[Author Prev][Author Next][Thread Prev][Thread Next][Author Index][Thread Index]

Re: Introducing Torfox 3.0.10



Hi, 

I'm not seeing the benefit of Tor Fox since Tor Browser Bundle[1] and XB Browser[2] do the same thing your doing.  Why are you trying to recreate work that's been done already?
First off, you didn't even have the browser's proxy set to use Tor on port 9060, I had to set that myself. I noted that the Tor Fox homepage is set to use the Tor Fox search engine, which is uses Google results, and display's google ADs right on the top of the page.  I was able to get a real IP address from my deanonymizer that I've been working on. Further more, a few security issues exist with Tor Fox.

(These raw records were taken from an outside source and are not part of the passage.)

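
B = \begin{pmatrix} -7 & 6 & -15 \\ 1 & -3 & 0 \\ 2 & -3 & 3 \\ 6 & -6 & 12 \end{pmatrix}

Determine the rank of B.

Row reduce to echelon form.
R2 ← R2 + (1/7)·R1: [0, -15/7, -15/7]
R3 ← R3 + (2/7)·R1: [0, -9/7, -9/7]
R4 ← R4 + (6/7)·R1: [0, -6/7, -6/7]
R3 ← R3 − (3/5)·R2: [0, 0, 0]
R4 ← R4 − (2/5)·R2: [0, 0, 0]
Echelon form has 2 nonzero rows, so rank(B) = 2.

2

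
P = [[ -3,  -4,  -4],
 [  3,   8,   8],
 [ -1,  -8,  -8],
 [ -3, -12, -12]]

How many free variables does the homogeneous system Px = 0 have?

Row reduce to echelon form.
R2 ← R2 + R1: [0, 4, 4]
R3 ← R3 − (1/3)·R1: [0, -20/3, -20/3]
R4 ← R4 − R1: [0, -8, -8]
R3 ← R3 + (5/3)·R2: [0, 0, 0]
R4 ← R4 + (2)·R2: [0, 0, 0]
2 nonzero rows, so rank(P) = 2.
P has 3 columns; by rank–nullity, nullity = 3 − 2 = 1.

1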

- Several URI's can be used to reveal your true IP address.
- All the plugins are still enable (Flash, Adobe Reader, etc..), which can lead to IP disclosure.
(I stopped my review after I found this out, because one could be really pwned with all plugins enabled.)

This leads me to think that you're trying to make a quick buck off of Google ADs while leaving Tor users exposed to security exploits of would-be evil doers or some hackers that just enjoy making a ruckus. So, if you are serious about securing Tor Fox then you need to install TorButton.  Mike Perry and others have worked hard on making TorButton secure from several different types of attacks and information leakage, hence why it is used and trusted by many.  You should have a look at the design document for Torbutton.

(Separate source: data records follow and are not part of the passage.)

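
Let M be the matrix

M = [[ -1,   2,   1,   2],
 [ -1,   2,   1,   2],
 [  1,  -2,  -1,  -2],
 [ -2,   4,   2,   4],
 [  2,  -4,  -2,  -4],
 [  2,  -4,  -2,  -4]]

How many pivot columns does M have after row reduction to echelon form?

Row reduce to echelon form.
R2 ← R2 − R1: [0, 0, 0, 0]
R3 ← R3 + R1: [0, 0, 0, 0]
R4 ← R4 − (2)·R1: [0, 0, 0, 0]
R5 ← R5 + (2)·R1: [0, 0, 0, 0]
R6 ← R6 + (2)·R1: [0, 0, 0, 0]
Echelon form has 1 nonzero row, so rank(M) = 1.
Each nonzero row contributes one pivot column: 1 pivot columns.

1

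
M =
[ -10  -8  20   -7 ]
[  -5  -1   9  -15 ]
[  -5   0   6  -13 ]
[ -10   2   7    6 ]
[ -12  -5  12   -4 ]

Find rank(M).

4

Row reduce to echelon form.
R2 ← R2 − (1/2)·R1: [0, 3, -1, -23/2]
R3 ← R3 − (1/2)·R1: [0, 4, -4, -19/2]
R4 ← R4 − R1: [0, 10, -13, 13]
R5 ← R5 − (6/5)·R1: [0, 23/5, -12, 22/5]
R3 ← R3 − (4/3)·R2: [0, 0, -8/3, 35/6]
R4 ← R4 − (10/3)·R2: [0, 0, -29/3, 154/3]
R5 ← R5 − (23/15)·R2: [0, 0, -157/15, 661/30]
R4 ← R4 − (29/8)·R3: [0, 0, 0, 483/16]
R5 ← R5 − (157/40)·R3: [0, 0, 0, -69/80]
R5 ← R5 + (1/35)·R4: [0, 0, 0, 0]
Echelon form has 4 nonzero rows, so rank(M) = 4.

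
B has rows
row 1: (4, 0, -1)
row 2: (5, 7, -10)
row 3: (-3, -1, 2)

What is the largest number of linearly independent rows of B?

2

Row reduce to echelon form.
R2 ← R2 − (5/4)·R1: [0, 7, -35/4]
R3 ← R3 + (3/4)·R1: [0, -1, 5/4]
R3 ← R3 + (1/7)·R2: [0, 0, 0]
Echelon form has 2 nonzero rows, so rank(B) = 2.
The rank gives the maximum number of linearly independent rows: 2.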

Feel free to review this, but I for one wouldn't use it.
My quick review can be found at:  http://www.janusvm.com/goldy/audits/TorFox_Audit_06_10_2009.rar



Best regards,

Kyle Williams


REFERENCES
[1]  https://www.torproject.org/torbrowser/
[2]  https://xerobank.com/download/xb-browser/


On Wed, Jun 10, 2009 at 3:31 PM, Tor Fox <torfox.org@gmail.com> wrote:
Jacob wrote: > Have you read the design document that Mike wrote about Torbutton? No, I've done a lot of that already but some of it I hadn't thought of. I'll make sure that Torfox offers at least those features. > rogue browser extensions that are often installed on Windows machines Ok, I'll make sure I disable those. > Why not use 9050? To not conflict with other running Tors? Right. > It is important to be able to build it and produce the same binary that you offer for download. The only thing missing is the icons. > I'm not sure what you mean when you say that it appeals to a different style of usage. Do you mean because it lacks a Torbutton logo, or that it lacks Vidalia? No, I mean that you can just forget Tor is even there. It's more like an appliance rather than an always-on service. It's less intrusive. > We do a lot to protect users with the Tor Browser Bundle (much of it is protection added by Torbutton), it would be a really good idea to make sure you're familiar with those things. I agree. > I look forward to reproducible builds! Don't forget the pgp signatures too. ;-) You can reproduce it right now, other than the icons.